Gelecek gruplarda ilk üçe girmek bu gruba göre daha zor olacak. Yine de bu gruplardan getireceğimiz galibiyet avantajıyla İspanya’nın ardından yeni grubu ikinci kapatıp Dünya Kupası’na katılacağımızı söylemek mantıksız olmaz. Fakat deplasmanlardaki kötü oyunu nedeniyle İsveç’e dahi maç kaybeden Türkiye için hiçbir şey kolay olmayacak. Slovenya ve Karadağ ile oynanacak maçlar doğrudan sıralamayı belirleyeceği için hata lüksümüz yok. Ancak işler yolunda gitse dahi Avrupa’da ilk 12’ye girmek, basketbola en çok yatırım yapan ülkelerden biri olarak Türkiye için bir başarı kriteri olmamalı. Bu açıdan Dünya Kupası öncesi oynayacağımız İspanya maçları gerçek seviyenin tespiti için değerli olacak.
Geçen sene evimizde oynanan EuroBasket’te yenmemiz gereken vasat takımları yenip, üst seviye hiçbir takımı yenemeden turnuvaya veda etmiştik.
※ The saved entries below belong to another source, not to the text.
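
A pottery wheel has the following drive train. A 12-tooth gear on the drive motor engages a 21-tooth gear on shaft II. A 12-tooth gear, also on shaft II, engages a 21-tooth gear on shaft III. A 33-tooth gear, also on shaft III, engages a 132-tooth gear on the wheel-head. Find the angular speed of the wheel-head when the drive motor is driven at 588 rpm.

gear mesh 21/12 = 1.75 → 588/1.75 = 336 rpm
gear mesh 21/12 = 1.75 → 336/1.75 = 192 rpm
gear mesh 132/33 = 4 → 192/4 = 48 rpm

48 rpm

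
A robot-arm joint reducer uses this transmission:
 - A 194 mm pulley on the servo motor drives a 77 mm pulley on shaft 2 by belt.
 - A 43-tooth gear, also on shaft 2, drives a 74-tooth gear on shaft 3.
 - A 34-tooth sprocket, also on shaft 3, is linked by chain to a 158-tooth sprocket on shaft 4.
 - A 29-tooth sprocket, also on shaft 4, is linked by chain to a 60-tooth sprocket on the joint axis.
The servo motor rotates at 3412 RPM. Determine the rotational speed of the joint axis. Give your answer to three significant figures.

the servo motor → shaft 2 (belt, 77/194): 3412 ÷ 0.39691 = 8596.5 RPM
shaft 2 → shaft 3 (gear mesh, 74/43): 8596.5 ÷ 1.7209 = 4995.2 RPM
shaft 3 → shaft 4 (chain, 158/34): 4995.2 ÷ 4.6471 = 1074.9 RPM
shaft 4 → the joint axis (chain, 60/29): 1074.9 ÷ 2.069 = 519.55 RPM

520 RPM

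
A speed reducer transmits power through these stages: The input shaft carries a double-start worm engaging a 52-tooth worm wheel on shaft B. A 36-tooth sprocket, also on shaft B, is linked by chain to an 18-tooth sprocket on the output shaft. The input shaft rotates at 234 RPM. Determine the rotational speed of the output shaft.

18 RPM

the input shaft → shaft B (worm, 52/2): 234 ÷ 26 = 9 RPM
shaft B → the output shaft (chain, 18/36): 9 ÷ 0.5 = 18 RPM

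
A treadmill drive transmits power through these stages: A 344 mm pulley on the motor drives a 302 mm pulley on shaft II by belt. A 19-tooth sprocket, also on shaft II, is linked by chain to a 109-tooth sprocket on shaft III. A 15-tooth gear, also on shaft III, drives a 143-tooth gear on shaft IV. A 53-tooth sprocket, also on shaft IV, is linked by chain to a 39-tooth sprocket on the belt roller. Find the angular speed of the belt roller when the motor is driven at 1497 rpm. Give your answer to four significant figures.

42.37 rpm

Belt: ratio = 302/344 = 0.87791, so shaft II turns at 1497 / 0.87791 = 1705.2 rpm.
Chain: ratio = 109/19 = 5.7368, so shaft III turns at 1705.2 / 5.7368 = 297.24 rpm.
Gear mesh: ratio = 143/15 = 9.5333, so shaft IV turns at 297.24 / 9.5333 = 31.179 rpm.
Chain: ratio = 39/53 = 0.73585, so the belt roller turns at 31.179 / 0.73585 = 42.371 rpm.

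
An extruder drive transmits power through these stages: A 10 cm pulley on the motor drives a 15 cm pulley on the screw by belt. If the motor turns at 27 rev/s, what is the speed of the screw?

belt 15/10 = 1.5 → 27/1.5 = 18 rev/s

18 rev/s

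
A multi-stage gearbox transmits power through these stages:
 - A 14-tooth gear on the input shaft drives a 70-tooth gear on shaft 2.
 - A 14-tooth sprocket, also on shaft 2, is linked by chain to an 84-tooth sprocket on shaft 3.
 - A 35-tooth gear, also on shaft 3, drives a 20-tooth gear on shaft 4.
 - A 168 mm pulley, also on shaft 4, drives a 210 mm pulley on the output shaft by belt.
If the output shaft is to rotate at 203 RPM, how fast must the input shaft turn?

Overall ratio R = 5 × 6 × 0.57143 × 1.25 = 21.429.
Required input speed = output speed × R = 203 × 21.429 = 4350 RPM.

4350 RPM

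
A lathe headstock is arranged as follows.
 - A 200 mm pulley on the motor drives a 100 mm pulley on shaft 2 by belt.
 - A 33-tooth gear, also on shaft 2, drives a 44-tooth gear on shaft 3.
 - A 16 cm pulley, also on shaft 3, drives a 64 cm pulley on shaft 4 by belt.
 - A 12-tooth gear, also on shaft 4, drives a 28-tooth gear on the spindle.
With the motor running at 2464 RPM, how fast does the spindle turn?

belt 100/200 = 0.5 → 2464/0.5 = 4928 RPM
gear mesh 44/33 = 1.3333 → 4928/1.3333 = 3696 RPM
belt 64/16 = 4 → 3696/4 = 924 RPM
gear mesh 28/12 = 2.3333 → 924/2.3333 = 396 RPM

396 RPM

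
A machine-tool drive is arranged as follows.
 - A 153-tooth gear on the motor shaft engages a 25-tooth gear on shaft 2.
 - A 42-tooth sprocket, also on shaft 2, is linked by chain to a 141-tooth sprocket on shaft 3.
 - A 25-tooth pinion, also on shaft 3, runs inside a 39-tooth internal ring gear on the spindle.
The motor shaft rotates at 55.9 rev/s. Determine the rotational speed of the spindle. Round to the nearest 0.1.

65.3 rev/s

Gear mesh: ratio = 25/153 = 0.1634, so shaft 2 turns at 55.9 / 0.1634 = 342.11 rev/s.
Chain: ratio = 141/42 = 3.3571, so shaft 3 turns at 342.11 / 3.3571 = 101.9 rev/s.
Internal gear: ratio = 39/25 = 1.56, so the spindle turns at 101.9 / 1.56 = 65.323 rev/s.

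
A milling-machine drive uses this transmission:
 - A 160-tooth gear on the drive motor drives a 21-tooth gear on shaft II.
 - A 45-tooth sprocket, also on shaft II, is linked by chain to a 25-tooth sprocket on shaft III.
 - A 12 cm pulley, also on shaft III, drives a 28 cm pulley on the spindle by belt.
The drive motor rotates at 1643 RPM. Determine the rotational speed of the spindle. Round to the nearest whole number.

gear mesh 21/160 = 0.13125 → 1643/0.13125 = 12518 RPM
chain 25/45 = 0.55556 → 12518/0.55556 = 22533 RPM
belt 28/12 = 2.3333 → 22533/2.3333 = 9656.8 RPM

9657 RPM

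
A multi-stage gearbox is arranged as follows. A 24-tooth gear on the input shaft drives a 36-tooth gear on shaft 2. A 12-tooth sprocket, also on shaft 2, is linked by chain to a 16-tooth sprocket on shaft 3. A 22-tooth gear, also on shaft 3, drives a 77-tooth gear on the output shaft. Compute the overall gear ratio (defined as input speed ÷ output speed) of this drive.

Each stage contributes driven/driver: gear mesh 36/24 = 1.5, chain 16/12 = 1.3333, gear mesh 77/22 = 3.5.
Overall: 1.5 × 1.3333 × 3.5 = 7.

7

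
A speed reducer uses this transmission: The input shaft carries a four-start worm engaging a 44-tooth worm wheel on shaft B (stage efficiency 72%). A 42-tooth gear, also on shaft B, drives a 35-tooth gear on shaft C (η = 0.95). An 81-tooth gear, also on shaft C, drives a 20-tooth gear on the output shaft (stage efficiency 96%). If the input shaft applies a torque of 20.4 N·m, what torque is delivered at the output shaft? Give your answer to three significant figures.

Worm: ratio = 44/4 = 11; torque at shaft B = 20.4 × 11 × 0.72 = 161.57 N·m.
Gear mesh: ratio = 35/42 = 0.83333; torque at shaft C = 161.57 × 0.83333 × 0.95 = 127.91 N·m.
Gear mesh: ratio = 20/81 = 0.24691; torque at the output shaft = 127.91 × 0.24691 × 0.96 = 30.319 N·m.

30.3 N·m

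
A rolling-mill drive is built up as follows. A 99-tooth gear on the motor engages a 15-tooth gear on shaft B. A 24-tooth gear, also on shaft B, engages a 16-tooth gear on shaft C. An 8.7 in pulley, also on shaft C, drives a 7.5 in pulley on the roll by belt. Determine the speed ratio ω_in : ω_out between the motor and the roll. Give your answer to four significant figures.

0.08708

Each stage contributes driven/driver: gear mesh 15/99 = 0.15152, gear mesh 16/24 = 0.66667, belt 7.5/8.7 = 0.86207.
Overall: 0.15152 × 0.66667 × 0.86207 = 0.087078.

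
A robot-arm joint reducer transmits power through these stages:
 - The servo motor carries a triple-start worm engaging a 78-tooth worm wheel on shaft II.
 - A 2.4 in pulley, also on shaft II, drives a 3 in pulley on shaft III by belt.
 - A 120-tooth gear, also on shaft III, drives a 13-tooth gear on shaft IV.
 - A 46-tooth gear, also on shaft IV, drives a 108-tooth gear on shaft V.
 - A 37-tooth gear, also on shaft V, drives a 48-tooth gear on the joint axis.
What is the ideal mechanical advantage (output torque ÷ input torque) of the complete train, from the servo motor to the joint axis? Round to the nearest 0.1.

10.7

Each stage contributes driven/driver: worm 78/3 = 26, belt 3/2.4 = 1.25, gear mesh 13/120 = 0.10833, gear mesh 108/46 = 2.3478, gear mesh 48/37 = 1.2973.
Overall: 26 × 1.25 × 0.10833 × 2.3478 × 1.2973 = 10.724.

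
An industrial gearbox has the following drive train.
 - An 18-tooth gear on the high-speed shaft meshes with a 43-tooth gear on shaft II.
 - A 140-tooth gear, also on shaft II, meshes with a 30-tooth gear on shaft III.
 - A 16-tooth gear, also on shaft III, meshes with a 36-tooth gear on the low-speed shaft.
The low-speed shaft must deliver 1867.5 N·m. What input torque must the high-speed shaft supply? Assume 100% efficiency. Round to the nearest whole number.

1621 N·m

Overall ratio R = 2.3889 × 0.21429 × 2.25 = 1.1518.
Input torque = output torque / R = 1867.5 / 1.1518 = 1621.4 N·m.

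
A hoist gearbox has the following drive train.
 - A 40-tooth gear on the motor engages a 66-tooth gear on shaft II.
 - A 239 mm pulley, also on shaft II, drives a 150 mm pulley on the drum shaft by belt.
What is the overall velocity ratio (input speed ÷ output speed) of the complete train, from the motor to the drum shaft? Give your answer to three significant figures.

Each stage contributes driven/driver: gear mesh 66/40 = 1.65, belt 150/239 = 0.62762.
Overall: 1.65 × 0.62762 = 1.0356.

1.04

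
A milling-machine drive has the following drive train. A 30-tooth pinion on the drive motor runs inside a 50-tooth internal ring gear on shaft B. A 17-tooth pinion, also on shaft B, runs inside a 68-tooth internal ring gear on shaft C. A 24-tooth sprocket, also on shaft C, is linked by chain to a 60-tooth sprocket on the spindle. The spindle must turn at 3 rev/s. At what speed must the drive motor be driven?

Overall ratio R = 1.6667 × 4 × 2.5 = 16.667.
Required input speed = output speed × R = 3 × 16.667 = 50 rev/s.

50 rev/s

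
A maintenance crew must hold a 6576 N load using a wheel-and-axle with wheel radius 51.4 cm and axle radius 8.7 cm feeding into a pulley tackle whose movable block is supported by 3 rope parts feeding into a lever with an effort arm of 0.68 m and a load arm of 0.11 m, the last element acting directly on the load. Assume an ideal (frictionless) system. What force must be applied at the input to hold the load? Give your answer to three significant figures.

Wheel-and-axle MA = R/r = 51.4/8.7 = 5.908.
Block-and-tackle MA = number of supporting rope parts = 3.
Lever MA = effort arm / load arm = 0.68/0.11 = 6.1818.
Combined ideal MA = 5.908 × 3 × 6.1818 = 109.57.
Effort = load / MA = 6576 / 109.57 = 60.018 N.

60.0 N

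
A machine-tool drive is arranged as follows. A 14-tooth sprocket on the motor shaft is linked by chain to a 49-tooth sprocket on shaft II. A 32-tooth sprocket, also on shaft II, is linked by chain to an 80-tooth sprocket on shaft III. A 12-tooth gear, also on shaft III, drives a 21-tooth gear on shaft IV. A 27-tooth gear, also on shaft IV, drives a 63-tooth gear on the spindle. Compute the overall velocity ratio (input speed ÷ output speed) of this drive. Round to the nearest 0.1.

35.7

Each stage contributes driven/driver: chain 49/14 = 3.5, chain 80/32 = 2.5, gear mesh 21/12 = 1.75, gear mesh 63/27 = 2.3333.
Overall: 3.5 × 2.5 × 1.75 × 2.3333 = 35.729.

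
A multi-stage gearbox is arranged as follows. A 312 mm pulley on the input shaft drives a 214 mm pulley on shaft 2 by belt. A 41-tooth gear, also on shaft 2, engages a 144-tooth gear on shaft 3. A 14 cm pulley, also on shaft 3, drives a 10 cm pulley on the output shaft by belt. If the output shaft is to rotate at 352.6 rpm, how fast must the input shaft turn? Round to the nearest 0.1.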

Dünya Kupası’nda da benzer bir durumun yaşanmaması için Sarıca’nın kadroyu doğru seçmesi ve eldeki oyunculardan maksimumu alması gerek. Aksi takdirde sadece alt seviye takımları yenebilen bir takım olarak Dünya Kupası’nda sıkıntılı günler geçirebiliriz. Uzun vadede ise oyuncu yetişirilmesi/gelişimi konusunda radikal adımların atılmadan 1999, 2001, 2006 veya 2010’daki gibi hikayelerin yazılamayacağı ortadadır.